The Outer Banks is a sand bar extending for hundreds of miles along the east
coast of the United States, mostly along the coast of North Carolina. The sand
bar is broken by shallow channels that connect the Atlantic Ocean on the east
to the shallow salt water sounds on the west. The result is a chain of long,
thin islands only a few feet above sea level.
The Outer Banks were the site of Sir Walter Raleigh's lost colony and the
Wright Brothers' first powered flight. It is also known for surf fishing,
hazardous navigation, and impressive riptides.
The Wright Brothers' first powered flight was made from the highest natural
point along the Outer Banks at Kitty Hawk. Kitty Hawk is a broad sand dune
that peaks at 38 feet above sea level. The essence of this problem is to
determine how far out in Albemarle Sound one can see from the summit of Kitty
Hawk.
For a figure of the problem please refer to the main menue of the tutor.
You are sitting on the top of Kitty Hawk on a calm day with no waves. You are
watching a friend swimming across the sound toward the mainland. Because of
the curvature of the earth, your friend will eventually disappear across the
horizon. How far away (in feet) can your friend get before he disappears from
view? We're interested in finding the maximum possible straight line distance
from your eye to your friend.
See the figure for a sketch of what computations are required to solve this
problem. Notice that the solution involves using the Pythagorean Theorem to
solve for the unknown side of a triangle. The sketch is not to scale, so be
careful to notice that the unknown side is extremely small compared to the two
known sides, which are almost identical in length.
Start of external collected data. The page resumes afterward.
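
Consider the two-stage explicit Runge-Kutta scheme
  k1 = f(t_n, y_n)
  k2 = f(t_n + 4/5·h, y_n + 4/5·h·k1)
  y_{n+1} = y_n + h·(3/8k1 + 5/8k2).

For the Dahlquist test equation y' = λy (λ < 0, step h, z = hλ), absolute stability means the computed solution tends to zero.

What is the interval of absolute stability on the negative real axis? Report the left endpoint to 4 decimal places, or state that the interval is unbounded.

(-2.0000, 0).

Test eqn y'=λy, z=hλ:
  k1=λy_n ⇒ h·k1=z·y_n;  k2=λ(1+4/5z)y_n ⇒ h·k2=z(1+4/5z)y_n
  y_{n+1}/y_n = 1 + 3/8z + 5/8z(1+4/5z) = 1 + z + 1/2z²
  ⇒ R(z) = 1 + z + 1/2z².

Find x<0 with |R(x)|<1.
x=-0.64: |R|=0.5648
R=1: x+1/2x²=0 ⇒ x=−2=-2.0000; min R=1−1/(4·1/2)=0.5000>−1
Confirm numerically:
  x=-1.747: |R|=0.77900 <1
  x=-1.641: |R|=0.70544 <1
  x=-1.183: |R|=0.51674 <1
  x=-0.906: |R|=0.50442 <1
  x=-2.502: |R|=1.62800 >1
  x=-2.414: |R|=1.49970 >1
Interval (-2.0000, 0).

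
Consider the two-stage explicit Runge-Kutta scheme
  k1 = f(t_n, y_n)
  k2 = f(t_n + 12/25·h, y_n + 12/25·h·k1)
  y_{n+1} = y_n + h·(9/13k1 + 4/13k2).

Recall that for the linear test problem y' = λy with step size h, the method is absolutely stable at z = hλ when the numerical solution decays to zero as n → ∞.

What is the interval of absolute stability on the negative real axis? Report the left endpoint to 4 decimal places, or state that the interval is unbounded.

On y'=λy, z=hλ:
  k1=λy_n ⇒ h·k1=z·y_n;  k2=λ(1+12/25z)y_n ⇒ h·k2=z(1+12/25z)y_n
  y_{n+1}/y_n = 1 + 9/13z + 4/13z(1+12/25z) = 1 + z + 48/325z²
  Hence R(z) = 1 + z + 48/325z².

Boundary: |R(x)|=1, x<0.
x=-0.6: |R|=0.4532
R=1: x+48/325x²=0 ⇒ x=−325/48=-6.7708; min R=1−1/(4·48/325)=-0.6927>−1
Confirm numerically:
  x=-6.732: |R|=0.96139 <1
  x=-4.570: |R|=0.48546 <1
  x=-3.554: |R|=0.68851 <1
  x=-7.138: |R|=1.38708 >1
  x=-6.815: |R|=1.04445 >1
Stable set (-6.7708, 0).

(-6.7708, 0).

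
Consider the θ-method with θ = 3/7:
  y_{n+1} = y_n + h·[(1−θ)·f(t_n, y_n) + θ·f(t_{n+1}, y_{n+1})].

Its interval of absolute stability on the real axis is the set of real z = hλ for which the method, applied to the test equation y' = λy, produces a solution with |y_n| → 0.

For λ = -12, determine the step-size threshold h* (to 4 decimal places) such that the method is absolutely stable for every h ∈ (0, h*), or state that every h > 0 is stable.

(-14.0000,0); λ=-12 ⇒ h* = (14)/12 = 1.1667.

Set f=λy, z=hλ:
  y_{n+1} = y_n + z·[4/7·y_n + 3/7·y_{n+1}] ⇒ (1 − 3/7z)y_{n+1} = (1 + 4/7z)y_n
  R(z) = (1 + 4/7z)/(1 − 3/7z).

Boundary: |R(x)|=1, x<0.
x=-1.03: |R|=0.2854
R=−1: 1+4/7x = −1+3/7x ⇒ -1/7x=2 ⇒ x=2/(-1/7)=-14.0000
Confirm numerically:
  x=-13.820: |R|=0.99629 <1
  x=-12.834: |R|=0.97437 <1
  x=-7.328: |R|=0.76980 <1
  x=-14.583: |R|=1.01149 >1
  x=-14.259: |R|=1.00520 >1
  x=-14.241: |R|=1.00485 >1
Interval (-14.0000, 0).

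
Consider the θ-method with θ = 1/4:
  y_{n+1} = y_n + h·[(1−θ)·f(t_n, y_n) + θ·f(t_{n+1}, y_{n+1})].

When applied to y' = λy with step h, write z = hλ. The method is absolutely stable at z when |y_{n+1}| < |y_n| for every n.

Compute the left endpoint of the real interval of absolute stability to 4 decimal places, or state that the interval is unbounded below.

left endpoint -4.0000.

Test eqn y'=λy, z=hλ:
  y_{n+1} = y_n + z·[3/4·y_n + 1/4·y_{n+1}] ⇒ (1 − 1/4z)y_{n+1} = (1 + 3/4z)y_n
  Hence R(z) = (1 + 3/4z)/(1 − 1/4z).

Need |R(x)|<1, x<0.
x=-0.5: |R|=0.5556
R=−1: 1+3/4x = −1+1/4x ⇒ -1/2x=2 ⇒ x=2/(-1/2)=-4.0000
Confirm numerically:
  x=-3.256: |R|=0.79493 <1
  x=-2.854: |R|=0.66560 <1
  x=-2.340: |R|=0.47634 <1
  x=-4.382: |R|=1.09115 >1
  x=-4.271: |R|=1.06553 >1
Stable set (-4.0000, 0).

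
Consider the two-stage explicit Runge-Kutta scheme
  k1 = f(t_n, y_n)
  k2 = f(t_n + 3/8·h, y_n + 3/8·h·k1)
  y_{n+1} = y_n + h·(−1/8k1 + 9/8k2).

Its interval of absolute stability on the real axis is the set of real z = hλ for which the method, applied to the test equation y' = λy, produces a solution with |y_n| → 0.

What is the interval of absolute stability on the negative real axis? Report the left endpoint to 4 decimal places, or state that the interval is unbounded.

On y'=λy, z=hλ:
  k1=λy_n ⇒ h·k1=z·y_n;  k2=λ(1+3/8z)y_n ⇒ h·k2=z(1+3/8z)y_n
  y_{n+1}/y_n = 1 − 1/8z + 9/8z(1+3/8z) = 1 + z + 27/64z²
  R(z) = 1 + z + 27/64z².

Find x<0 with |R(x)|<1.
x=-1.28: |R|=0.4112
R=1: x+27/64x²=0 ⇒ x=−64/27=-2.3704; min R=1−1/(4·27/64)=0.4074>−1
Confirm numerically:
  x=-2.335: |R|=0.96516 <1
  x=-2.287: |R|=0.91956 <1
  x=-1.669: |R|=0.50616 <1
  x=-2.927: |R|=1.68734 >1
  x=-2.687: |R|=1.35892 >1
  x=-2.503: |R|=1.14005 >1
Stable set (-2.3704, 0).

(-2.3704, 0).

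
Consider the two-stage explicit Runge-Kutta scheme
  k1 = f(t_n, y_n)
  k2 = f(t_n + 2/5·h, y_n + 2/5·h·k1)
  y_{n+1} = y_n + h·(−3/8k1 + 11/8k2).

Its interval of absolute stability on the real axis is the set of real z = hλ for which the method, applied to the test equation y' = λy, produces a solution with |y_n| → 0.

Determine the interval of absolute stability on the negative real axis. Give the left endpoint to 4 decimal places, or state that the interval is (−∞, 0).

z∈(-1.8182,0).

Test eqn y'=λy, z=hλ:
  k1=λy_n ⇒ h·k1=z·y_n;  k2=λ(1+2/5z)y_n ⇒ h·k2=z(1+2/5z)y_n
  y_{n+1}/y_n = 1 − 3/8z + 11/8z(1+2/5z) = 1 + z + 11/20z²
  R(z) = 1 + z + 11/20z².

Need |R(x)|<1, x<0.
x=-0.45: |R|=0.6614
R=1: x+11/20x²=0 ⇒ x=−20/11=-1.8182; min R=1−1/(4·11/20)=0.5455>−1
Confirm numerically:
  x=-1.606: |R|=0.81258 <1
  x=-1.282: |R|=0.62194 <1
  x=-1.085: |R|=0.56247 <1
  x=-2.330: |R|=1.65590 >1
  x=-2.222: |R|=1.49351 >1
  x=-2.180: |R|=1.43382 >1
So |R|<1 on (-1.8182, 0).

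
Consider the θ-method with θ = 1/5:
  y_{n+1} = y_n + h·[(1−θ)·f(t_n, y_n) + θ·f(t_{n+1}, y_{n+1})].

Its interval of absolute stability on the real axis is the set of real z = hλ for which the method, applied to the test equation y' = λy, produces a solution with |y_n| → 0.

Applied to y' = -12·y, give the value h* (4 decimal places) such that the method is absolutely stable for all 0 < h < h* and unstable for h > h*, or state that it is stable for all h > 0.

(-3.3333,0); λ=-12 ⇒ h* = (10/3)/12 = 0.2778.

On y'=λy, z=hλ:
  y_{n+1} = y_n + z·[4/5·y_n + 1/5·y_{n+1}] ⇒ (1 − 1/5z)y_{n+1} = (1 + 4/5z)y_n
  Hence R(z) = (1 + 4/5z)/(1 − 1/5z).

Boundary: |R(x)|=1, x<0.
x=-0.47: |R|=0.5704
R=−1: 1+4/5x = −1+1/5x ⇒ -3/5x=2 ⇒ x=2/(-3/5)=-3.3333
Confirm numerically:
  x=-3.243: |R|=0.96712 <1
  x=-2.210: |R|=0.53259 <1
  x=-1.490: |R|=0.14792 <1
  x=-3.743: |R|=1.14057 >1
  x=-3.730: |R|=1.13631 >1
  x=-3.676: |R|=1.11849 >1
Stable set (-3.3333, 0).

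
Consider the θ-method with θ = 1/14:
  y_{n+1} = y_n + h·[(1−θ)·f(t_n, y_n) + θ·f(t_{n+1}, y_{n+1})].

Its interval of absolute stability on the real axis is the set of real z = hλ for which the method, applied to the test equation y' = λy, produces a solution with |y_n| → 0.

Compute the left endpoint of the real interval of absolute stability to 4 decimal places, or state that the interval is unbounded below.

With y'=λy (z=hλ):
  y_{n+1} = y_n + z·[13/14·y_n + 1/14·y_{n+1}] ⇒ (1 − 1/14z)y_{n+1} = (1 + 13/14z)y_n
  so R(z) = (1 + 13/14z)/(1 − 1/14z).

Find x<0 with |R(x)|<1.
x=-0.38: |R|=0.6300
R=−1: 1+13/14x = −1+1/14x ⇒ -6/7x=2 ⇒ x=2/(-6/7)=-2.3333
Confirm numerically:
  x=-1.832: |R|=0.62001 <1
  x=-1.082: |R|=0.00438 <1
  x=-1.054: |R|=0.01980 <1
  x=-2.571: |R|=1.17211 >1
  x=-2.547: |R|=1.15495 >1
Interval (-2.3333, 0).

left endpoint -2.3333.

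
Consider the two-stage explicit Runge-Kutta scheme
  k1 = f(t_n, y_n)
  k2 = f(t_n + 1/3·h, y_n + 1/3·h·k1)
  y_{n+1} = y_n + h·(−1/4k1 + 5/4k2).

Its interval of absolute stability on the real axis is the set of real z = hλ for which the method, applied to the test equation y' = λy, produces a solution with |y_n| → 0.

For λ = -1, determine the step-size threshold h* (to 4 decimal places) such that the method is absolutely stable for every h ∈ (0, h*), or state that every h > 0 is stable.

(-2.4000,0); λ=-1 ⇒ h* = (12/5)/1 = 2.4000.

With y'=λy (z=hλ):
  k1=λy_n ⇒ h·k1=z·y_n;  k2=λ(1+1/3z)y_n ⇒ h·k2=z(1+1/3z)y_n
  y_{n+1}/y_n = 1 − 1/4z + 5/4z(1+1/3z) = 1 + z + 5/12z²
  Hence R(z) = 1 + z + 5/12z².

Find x<0 with |R(x)|<1.
x=-0.53: |R|=0.5870
R=1: x+5/12x²=0 ⇒ x=−12/5=-2.4000; min R=1−1/(4·5/12)=0.4000>−1
Confirm numerically:
  x=-1.644: |R|=0.48214 <1
  x=-1.640: |R|=0.48067 <1
  x=-1.138: |R|=0.40160 <1
  x=-1.022: |R|=0.41320 <1
  x=-2.860: |R|=1.54817 >1
  x=-2.524: |R|=1.13041 >1
So |R|<1 on (-2.4000, 0).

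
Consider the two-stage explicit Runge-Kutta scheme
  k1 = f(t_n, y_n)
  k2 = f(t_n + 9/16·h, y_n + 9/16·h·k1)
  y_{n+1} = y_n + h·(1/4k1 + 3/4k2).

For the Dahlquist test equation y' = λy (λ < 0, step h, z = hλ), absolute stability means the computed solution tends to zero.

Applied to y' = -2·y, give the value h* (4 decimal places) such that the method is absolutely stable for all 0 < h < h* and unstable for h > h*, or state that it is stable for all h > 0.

Test eqn y'=λy, z=hλ:
  k1=λy_n ⇒ h·k1=z·y_n;  k2=λ(1+9/16z)y_n ⇒ h·k2=z(1+9/16z)y_n
  y_{n+1}/y_n = 1 + 1/4z + 3/4z(1+9/16z) = 1 + z + 27/64z²
  so R(z) = 1 + z + 27/64z².

Solve |R(x)|<1 on ℝ⁻.
x=-1.68: |R|=0.5107
R=1: x+27/64x²=0 ⇒ x=−64/27=-2.3704; min R=1−1/(4·27/64)=0.4074>−1
Confirm numerically:
  x=-2.308: |R|=0.93927 <1
  x=-1.729: |R|=0.53217 <1
  x=-1.104: |R|=0.41019 <1
  x=-2.941: |R|=1.70800 >1
  x=-2.653: |R|=1.31633 >1
Stable set (-2.3704, 0).

(-2.3704,0); λ=-2 ⇒ h* = (64/27)/2 = 1.1852.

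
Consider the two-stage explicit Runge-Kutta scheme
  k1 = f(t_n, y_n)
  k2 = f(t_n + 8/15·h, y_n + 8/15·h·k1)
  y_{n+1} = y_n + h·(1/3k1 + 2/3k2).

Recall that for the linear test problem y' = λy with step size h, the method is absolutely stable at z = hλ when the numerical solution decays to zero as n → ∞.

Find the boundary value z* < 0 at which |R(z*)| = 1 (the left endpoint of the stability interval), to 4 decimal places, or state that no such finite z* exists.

Set f=λy, z=hλ:
  k1=λy_n ⇒ h·k1=z·y_n;  k2=λ(1+8/15z)y_n ⇒ h·k2=z(1+8/15z)y_n
  y_{n+1}/y_n = 1 + 1/3z + 2/3z(1+8/15z) = 1 + z + 16/45z²
  so R(z) = 1 + z + 16/45z².

Need |R(x)|<1, x<0.
x=-0.95: |R|=0.3709
R=1: x+16/45x²=0 ⇒ x=−45/16=-2.8125; min R=1−1/(4·16/45)=0.2969>−1
Confirm numerically:
  x=-2.667: |R|=0.86203 <1
  x=-2.565: |R|=0.77428 <1
  x=-2.351: |R|=0.61423 <1
  x=-2.908: |R|=1.09874 >1
  x=-2.881: |R|=1.07017 >1
Stable set (-2.8125, 0).

z* = -2.8125.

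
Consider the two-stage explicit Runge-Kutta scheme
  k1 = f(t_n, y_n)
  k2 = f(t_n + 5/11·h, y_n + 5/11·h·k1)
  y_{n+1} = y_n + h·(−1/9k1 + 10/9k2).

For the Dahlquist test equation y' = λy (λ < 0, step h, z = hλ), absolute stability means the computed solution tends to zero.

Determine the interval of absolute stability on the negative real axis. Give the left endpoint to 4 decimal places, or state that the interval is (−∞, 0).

(-1.9800, 0).

With y'=λy (z=hλ):
  k1=λy_n ⇒ h·k1=z·y_n;  k2=λ(1+5/11z)y_n ⇒ h·k2=z(1+5/11z)y_n
  y_{n+1}/y_n = 1 − 1/9z + 10/9z(1+5/11z) = 1 + z + 50/99z²
  so R(z) = 1 + z + 50/99z².

Solve |R(x)|<1 on ℝ⁻.
x=-1.77: |R|=0.8123
R=1: x+50/99x²=0 ⇒ x=−99/50=-1.9800; min R=1−1/(4·50/99)=0.5050>−1
Confirm numerically:
  x=-1.329: |R|=0.56304 <1
  x=-1.067: |R|=0.50799 <1
  x=-0.919: |R|=0.50755 <1
  x=-2.530: |R|=1.70278 >1
  x=-2.263: |R|=1.32345 >1
  x=-2.253: |R|=1.31064 >1
Interval (-1.9800, 0).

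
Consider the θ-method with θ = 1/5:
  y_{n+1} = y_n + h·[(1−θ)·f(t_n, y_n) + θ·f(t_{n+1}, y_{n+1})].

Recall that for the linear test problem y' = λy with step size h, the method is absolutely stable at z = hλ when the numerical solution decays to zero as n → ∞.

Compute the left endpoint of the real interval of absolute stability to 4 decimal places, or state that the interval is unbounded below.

z* = -3.3333.

Set f=λy, z=hλ:
  y_{n+1} = y_n + z·[4/5·y_n + 1/5·y_{n+1}] ⇒ (1 − 1/5z)y_{n+1} = (1 + 4/5z)y_n
  so R(z) = (1 + 4/5z)/(1 − 1/5z).

Solve |R(x)|<1 on ℝ⁻.
x=-1.32: |R|=0.0443
R=−1: 1+4/5x = −1+1/5x ⇒ -3/5x=2 ⇒ x=2/(-3/5)=-3.3333
Confirm numerically:
  x=-2.050: |R|=0.45390 <1
  x=-1.913: |R|=0.38363 <1
  x=-1.857: |R|=0.35409 <1
  x=-3.786: |R|=1.15456 >1
  x=-3.672: |R|=1.11716 >1
Interval (-3.3333, 0).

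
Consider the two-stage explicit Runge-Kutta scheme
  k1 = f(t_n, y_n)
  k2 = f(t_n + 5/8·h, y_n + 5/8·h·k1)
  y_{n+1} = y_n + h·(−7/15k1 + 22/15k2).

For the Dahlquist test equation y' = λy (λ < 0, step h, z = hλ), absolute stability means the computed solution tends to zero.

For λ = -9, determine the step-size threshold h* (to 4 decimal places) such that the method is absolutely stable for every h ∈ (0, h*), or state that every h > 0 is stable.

(-1.0909,0); λ=-9 ⇒ h* = (12/11)/9 = 0.1212.

Set f=λy, z=hλ:
  k1=λy_n ⇒ h·k1=z·y_n;  k2=λ(1+5/8z)y_n ⇒ h·k2=z(1+5/8z)y_n
  y_{n+1}/y_n = 1 − 7/15z + 22/15z(1+5/8z) = 1 + z + 11/12z²
  Hence R(z) = 1 + z + 11/12z².

Find x<0 with |R(x)|<1.
x=-0.34: |R|=0.7660
R=1: x+11/12x²=0 ⇒ x=−12/11=-1.0909; min R=1−1/(4·11/12)=0.7273>−1
Confirm numerically:
  x=-0.847: |R|=0.81062 <1
  x=-0.800: |R|=0.78667 <1
  x=-0.789: |R|=0.78164 <1
  x=-0.473: |R|=0.73208 <1
  x=-1.497: |R|=1.55726 >1
  x=-1.210: |R|=1.13209 >1
So |R|<1 on (-1.0909, 0).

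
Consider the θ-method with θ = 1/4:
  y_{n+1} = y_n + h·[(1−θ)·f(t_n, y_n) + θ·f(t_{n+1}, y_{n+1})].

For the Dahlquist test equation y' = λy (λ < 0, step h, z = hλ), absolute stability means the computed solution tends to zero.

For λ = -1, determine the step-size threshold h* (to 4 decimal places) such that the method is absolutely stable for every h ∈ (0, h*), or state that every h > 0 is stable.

With y'=λy (z=hλ):
  y_{n+1} = y_n + z·[3/4·y_n + 1/4·y_{n+1}] ⇒ (1 − 1/4z)y_{n+1} = (1 + 3/4z)y_n
  R(z) = (1 + 3/4z)/(1 − 1/4z).

Boundary: |R(x)|=1, x<0.
x=-0.42: |R|=0.6199
R=−1: 1+3/4x = −1+1/4x ⇒ -1/2x=2 ⇒ x=2/(-1/2)=-4.0000
Confirm numerically:
  x=-3.427: |R|=0.84570 <1
  x=-2.869: |R|=0.67069 <1
  x=-2.015: |R|=0.33998 <1
  x=-1.815: |R|=0.24850 <1
  x=-4.577: |R|=1.13455 >1
  x=-4.491: |R|=1.11565 >1
  x=-4.280: |R|=1.06763 >1
Stable set (-4.0000, 0).

(-4.0000,0); λ=-1 ⇒ h* = (4)/1 = 4.0000.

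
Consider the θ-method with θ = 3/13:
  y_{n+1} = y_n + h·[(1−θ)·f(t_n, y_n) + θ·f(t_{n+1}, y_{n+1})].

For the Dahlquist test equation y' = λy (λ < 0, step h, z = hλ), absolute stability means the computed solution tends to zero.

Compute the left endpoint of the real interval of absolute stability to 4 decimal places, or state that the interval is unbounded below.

With y'=λy (z=hλ):
  y_{n+1} = y_n + z·[10/13·y_n + 3/13·y_{n+1}] ⇒ (1 − 3/13z)y_{n+1} = (1 + 10/13z)y_n
  Hence R(z) = (1 + 10/13z)/(1 − 3/13z).

Solve |R(x)|<1 on ℝ⁻.
x=-0.65: |R|=0.4348
R=−1: 1+10/13x = −1+3/13x ⇒ -7/13x=2 ⇒ x=2/(-7/13)=-3.7143
Confirm numerically:
  x=-3.098: |R|=0.80650 <1
  x=-3.085: |R|=0.80207 <1
  x=-2.646: |R|=0.64285 <1
  x=-1.765: |R|=0.25417 <1
  x=-4.091: |R|=1.10434 >1
  x=-3.903: |R|=1.05346 >1
  x=-3.758: |R|=1.01261 >1
So |R|<1 on (-3.7143, 0).

left endpoint -3.7143.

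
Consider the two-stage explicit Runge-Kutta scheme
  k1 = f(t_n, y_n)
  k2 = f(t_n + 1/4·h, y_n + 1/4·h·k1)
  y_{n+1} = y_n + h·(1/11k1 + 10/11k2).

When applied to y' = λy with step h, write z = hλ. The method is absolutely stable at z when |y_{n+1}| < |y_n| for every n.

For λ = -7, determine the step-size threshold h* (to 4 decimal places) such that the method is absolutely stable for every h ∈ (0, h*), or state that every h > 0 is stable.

On y'=λy, z=hλ:
  k1=λy_n ⇒ h·k1=z·y_n;  k2=λ(1+1/4z)y_n ⇒ h·k2=z(1+1/4z)y_n
  y_{n+1}/y_n = 1 + 1/11z + 10/11z(1+1/4z) = 1 + z + 5/22z²
  ⇒ R(z) = 1 + z + 5/22z².

Find x<0 with |R(x)|<1.
x=-0.67: |R|=0.4320
R=1: x+5/22x²=0 ⇒ x=−22/5=-4.4000; min R=1−1/(4·5/22)=-0.1000>−1
Confirm numerically:
  x=-4.228: |R|=0.83472 <1
  x=-4.004: |R|=0.63964 <1
  x=-3.986: |R|=0.62495 <1
  x=-4.856: |R|=1.50326 >1
  x=-4.852: |R|=1.49843 >1
Interval (-4.4000, 0).

(-4.4000,0); λ=-7 ⇒ h* = (22/5)/7 = 0.6286.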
Now you should experiment with calculating the straight line distance using
floating point computations. Begin by setting the floating point precision to
6digits. Compute the value of the formula that you derived. Be sure that
all of the numbers that you include in the formula are floating point
constants---not integers. (The correct answer is approximately 39,857 feet.)
Repeat this process using successively fewer digits of accuracy. Is what
happens what you expected? Can you explain what's going on? Think about these
questions before continuing.
Prepare a table showing the distance that you calculate for each level
of precision.